Data format for audio recogniton

Hello, i want more clarity about the data used in training and testing in audio recognition examples.

Currently I receive PCM audio samples, which I get after interfacing PDM microphone with nRF DK. Than I have created a python script to generate .wav files using the above PCM samples for listening audio.

So what type of data should I use in the audio examples to recognize audio ?

  1. Should I use the raw PCM data or can I directly pass the 2seconds .wav file to train and test ?


  1. Should I generate .wav files from the PCM data and use that .wav files to recognize voice by passing it to edge pulse using python script.
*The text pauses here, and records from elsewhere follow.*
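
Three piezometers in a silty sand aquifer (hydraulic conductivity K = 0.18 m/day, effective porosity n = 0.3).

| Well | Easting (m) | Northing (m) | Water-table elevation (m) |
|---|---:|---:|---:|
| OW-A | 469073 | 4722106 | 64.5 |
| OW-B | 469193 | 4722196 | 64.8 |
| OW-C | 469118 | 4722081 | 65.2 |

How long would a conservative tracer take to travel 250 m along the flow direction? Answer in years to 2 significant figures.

81 years

Differences from OW-A: to OW-B (Δx, Δy, Δh) = (120, 90, +0.3); to OW-C = (45, -25, +0.7).
Solve a·Δx + b·Δy = Δh: det = 120·(-25) − 45·90 = -7050.
∂h/∂x = [(+0.3)·(-25) − (+0.7)·90] / -7050 = +0.01000
∂h/∂y = [120·(+0.7) − 45·(+0.3)] / -7050 = -0.01000
|∇h| = √(0.01000² + -0.01000²) = 0.01414
Seepage velocity v = K·i/n = 0.18 × 0.01414 / 0.3 = 0.008484 m/day.
t = 250 / 0.008484 = 2.947e+04 days = 80.7 years.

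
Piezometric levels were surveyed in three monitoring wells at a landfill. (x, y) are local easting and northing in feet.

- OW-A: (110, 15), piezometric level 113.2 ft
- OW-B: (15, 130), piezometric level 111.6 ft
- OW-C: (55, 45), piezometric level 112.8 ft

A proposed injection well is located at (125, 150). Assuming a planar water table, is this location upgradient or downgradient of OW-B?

downgradient

Differences from OW-A: to OW-B (Δx, Δy, Δh) = (-95, 115, -1.6); to OW-C = (-55, 30, -0.4).
Solve a·Δx + b·Δy = Δh: det = (-95)·30 − (-55)·115 = 3475.
∂h/∂x = [(-1.6)·30 − (-0.4)·115] / 3475 = -0.0005755
∂h/∂y = [(-95)·(-0.4) − (-55)·(-1.6)] / 3475 = -0.01439
Head at (125, 150) = 113.2 + (-0.0005755)·(15) + (-0.01439)·(135) = 111.25 ft.
That is lower than the 111.6 ft at OW-B, so the point is downgradient.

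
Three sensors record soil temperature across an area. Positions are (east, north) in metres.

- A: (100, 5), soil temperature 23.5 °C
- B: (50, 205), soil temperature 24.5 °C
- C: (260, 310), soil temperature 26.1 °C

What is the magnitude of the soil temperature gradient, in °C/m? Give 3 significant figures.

0.00764 °C/m

With T = a·x + b·y + c and A as origin, the differences give:
  (-50)·a + 200·b = +1.0
  160·a + 305·b = +2.6
Eliminate b (×305 and ×200, subtract): -47250·a = -215.00 → a = ∂T/∂x = +0.004550
Back-substitute: b = ∂T/∂y = +0.006138.
|∇f| = √(0.004550² + 0.006138²) = 0.007641 °C/m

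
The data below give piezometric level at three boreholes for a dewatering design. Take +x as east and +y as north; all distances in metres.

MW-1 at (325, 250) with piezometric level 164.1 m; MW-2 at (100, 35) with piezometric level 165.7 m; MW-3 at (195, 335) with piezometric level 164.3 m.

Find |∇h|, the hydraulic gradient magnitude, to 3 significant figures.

0.00514

Taking MW-1 as reference: MW-2−MW-1 = (-225, -215, +1.6); MW-3−MW-1 = (-130, 85, +0.2).
Determinant of the coordinate differences = (-225)·85 − (-130)·(-215) = -47075.
∂h/∂x = [(+1.6)·85 − (+0.2)·(-215)] / -47075 = -0.003802
∂h/∂y = [(-225)·(+0.2) − (-130)·(+1.6)] / -47075 = -0.003463
|∇h| = √(-0.003802² + -0.003463²) = 0.005143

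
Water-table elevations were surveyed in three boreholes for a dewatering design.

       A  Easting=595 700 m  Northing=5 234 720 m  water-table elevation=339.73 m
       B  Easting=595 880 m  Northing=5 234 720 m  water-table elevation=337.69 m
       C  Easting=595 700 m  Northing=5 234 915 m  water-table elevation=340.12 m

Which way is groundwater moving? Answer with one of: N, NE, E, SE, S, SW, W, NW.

E

∂h/∂x = (337.69 − 339.73) / (595880 − 595700) = -0.01133
∂h/∂y = (340.12 − 339.73) / (5234915 − 5234720) = +0.002000
Flow = −∇h = (+0.01133 east, -0.002000 north), which points east.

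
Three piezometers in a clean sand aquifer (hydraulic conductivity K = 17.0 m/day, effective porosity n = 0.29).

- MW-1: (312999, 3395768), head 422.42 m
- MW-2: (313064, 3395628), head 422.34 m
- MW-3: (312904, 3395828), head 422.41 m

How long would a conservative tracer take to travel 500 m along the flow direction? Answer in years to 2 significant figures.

21 years

Differences from MW-1: to MW-2 (Δx, Δy, Δh) = (65, -140, -0.08); to MW-3 = (-95, 60, -0.01).
Determinant of the coordinate differences = 65·60 − (-95)·(-140) = -9400.
∂h/∂x = [(-0.08)·60 − (-0.01)·(-140)] / -9400 = +0.0006596
∂h/∂y = [65·(-0.01) − (-95)·(-0.08)] / -9400 = +0.0008777
|∇h| = √(0.0006596² + 0.0008777²) = 0.001098
Seepage velocity v = K·i/n = 17.0 × 0.001098 / 0.29 = 0.06437 m/day.
t = 500 / 0.06437 = 7768 days = 21.3 years.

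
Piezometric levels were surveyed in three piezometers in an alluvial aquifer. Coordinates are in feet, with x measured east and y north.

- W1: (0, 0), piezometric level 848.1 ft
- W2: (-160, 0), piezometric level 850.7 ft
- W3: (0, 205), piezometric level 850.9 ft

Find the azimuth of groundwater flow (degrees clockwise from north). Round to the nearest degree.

130°

∂h/∂x = (850.7 − 848.1) / (-160 − 0) = -0.01625
∂h/∂y = (850.9 − 848.1) / (205 − 0) = +0.01366
Flow direction (−∇h) has components (+0.01625 E, -0.01366 N).
Azimuth = atan2(E, N) = atan2(+0.01625, -0.01366) = 130.0° ≈ 130°.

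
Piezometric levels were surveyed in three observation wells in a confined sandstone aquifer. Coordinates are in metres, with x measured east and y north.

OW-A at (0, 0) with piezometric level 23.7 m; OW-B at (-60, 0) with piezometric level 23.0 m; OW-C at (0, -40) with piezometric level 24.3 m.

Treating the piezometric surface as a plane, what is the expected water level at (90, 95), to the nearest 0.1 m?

∂h/∂x = (23.0 − 23.7) / (-60 − 0) = +0.01167
∂h/∂y = (24.3 − 23.7) / (-40 − 0) = -0.01500
h(90, 95) = 23.7 + (+0.01167)·(90) + (-0.01500)·(95) = 23.7 +1.050 -1.425 = 23.325 m.

23.3 m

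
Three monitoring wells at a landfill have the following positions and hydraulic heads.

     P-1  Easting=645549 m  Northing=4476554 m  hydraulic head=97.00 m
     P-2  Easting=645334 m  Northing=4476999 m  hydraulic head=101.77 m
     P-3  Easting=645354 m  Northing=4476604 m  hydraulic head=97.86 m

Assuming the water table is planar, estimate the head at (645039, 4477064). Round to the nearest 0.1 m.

103.0 m

Differences from P-1: to P-2 (Δx, Δy, Δh) = (-215, 445, +4.77); to P-3 = (-195, 50, +0.86).
Solve a·Δx + b·Δy = Δh: det = (-215)·50 − (-195)·445 = 76025.
∂h/∂x = [(+4.77)·50 − (+0.86)·445] / 76025 = -0.001897
∂h/∂y = [(-215)·(+0.86) − (-195)·(+4.77)] / 76025 = +0.009803
h(645039, 4477064) = 97.00 + (-0.001897)·(-510) + (+0.009803)·(510) = 97.00 +0.967 +4.999 = 102.967 m.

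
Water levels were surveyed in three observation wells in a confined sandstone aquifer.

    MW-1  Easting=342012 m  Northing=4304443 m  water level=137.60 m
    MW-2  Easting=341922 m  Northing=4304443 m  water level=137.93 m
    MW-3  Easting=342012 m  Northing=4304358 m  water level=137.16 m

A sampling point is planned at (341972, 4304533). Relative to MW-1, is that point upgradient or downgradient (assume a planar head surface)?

upgradient

∂h/∂x = (137.93 − 137.60) / (341922 − 342012) = -0.003667
∂h/∂y = (137.16 − 137.60) / (4304358 − 4304443) = +0.005176
Head at (341972, 4304533) = 137.60 + (-0.003667)·(-40) + (+0.005176)·(90) = 138.21 m.
That is higher than the 137.60 m at MW-1, so the point is upgradient.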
If yes is there any script available to pass .wav file to edge impulse for testing.


  1. Should I get data from the generated .wav file (mentioned in 2nd option ) using the python scipy module.

Can anyone guide me, which data should I use to train and test.

Thanks in advance

Hello @Nikhil,

I haven’t used this microphone (don’t know which libraries are available) but to collect the training data you have several options
You could store in a buffer the 2 seconds raw you want to sample and then upload it to EI studio (either .wav format or directly the raw data).
You can also use a python script to upload the data.

On my side, I would upload .wav file but other options should work.

The only thing you cannot use at the moment is the CLI data forwarder because it only works on sensors with lower sampling frequencies.



Thanks @louis for the valuable information. Currently I am reading the .wav files in python script using scipy module and passing data to edge impulse.

I think this can suit me as well, it will save time of reading data from the .wav file in python script.

I would like to know is there any way of uploading .wav files using python script ?

Hello @Nikhil,

This is a public project I wrote for some benchmarks with TinyML Perfs:

Here is the Jupyter Notebook I used to push the data that are present in the public project above to EI studio:

I mostly used the script from @ShawnHymel from his Coursera course.
Particularly this one on week 3:

I hope this can give you an example (on how to upload .wav files to Edge Impulse using a python script)



1 Like

Thanks @louis for guidance.


Hi @Nikhil, if it helps, here is the repo where I keep the Jupyter Notebook script for curating and uploading .wav data: I usually run it in Colab.

Please note that it was specifically designed for keyword spotting, so it downloads the Google Speech Commands dataset and mixes those with whatever samples you’re using to create a dataset that is divided into keyword1, keyword2, etc. and noise and unknown categories (where unknown is “all other words that are not one of the keywords”). Hope that helps!


Hello @louis
My project in the end will be deploying a trained edge impulse model on nRF52840 DK. So i think i should be using 2s raw PCM data to train and test my model, as i won’t be able to generate .wav files on development board while inference.

Just wanted to know once more will the raw PCM data will work for audio classification like cough, laugh detection ?

Hi @Nikhil, yeah you can just stick PCM values into the values array like this:

    "protected": {
        "ver": "v1",
        "alg": "HS256",
        "iat": 1564128599
    "signature": "xxx",
    "payload": {
        "device_type": "MY_DEVICE",
        "interval_ms": 0.0625,
        "sensors": [
            { "name": "audio", "units": "wav" }
        "values": [
            -1, 121, 381, -211
1 Like

Thanks @janjongboom
Exactly what i was looking for.

1 Like


I have successfully trained my model using int16 PCM values. But during deployment, while inference i need to provide float buffer as input.

I have read " docs " it states that i can convert the int to float using numpy function.

numpy::int16_to_float(features + offset, out_ptr, length);

Inside this function, its basically converting my values to range of -1.0 to 1.0 .

So i dont think my model will do inference on the input float values as its far different in range of int values on which model is trained.

So i am just converting my float values from int values without division. Will it work ?
Below my current buffer is int16 pointer to int buffer.

features[i] = (float)*(current_buff + i); 

Or should i once again train my model by passing values in this format (int values/32768).

@Nikhil yes, you can just cast to float as well, the exact format that we expect is here under ‘Raw features’ which is just int16 range (but as a float).


int16_to_float is a helper function which you can use to save memory (when using it in a signal_t get_data function), as you don’t need to convert beforehand and thus save 2x the memory (as we page data in and then convert when needed, thus your audio buffer can be 16-bit int (2 bytes) rather than 32-bit float (4 bytes)).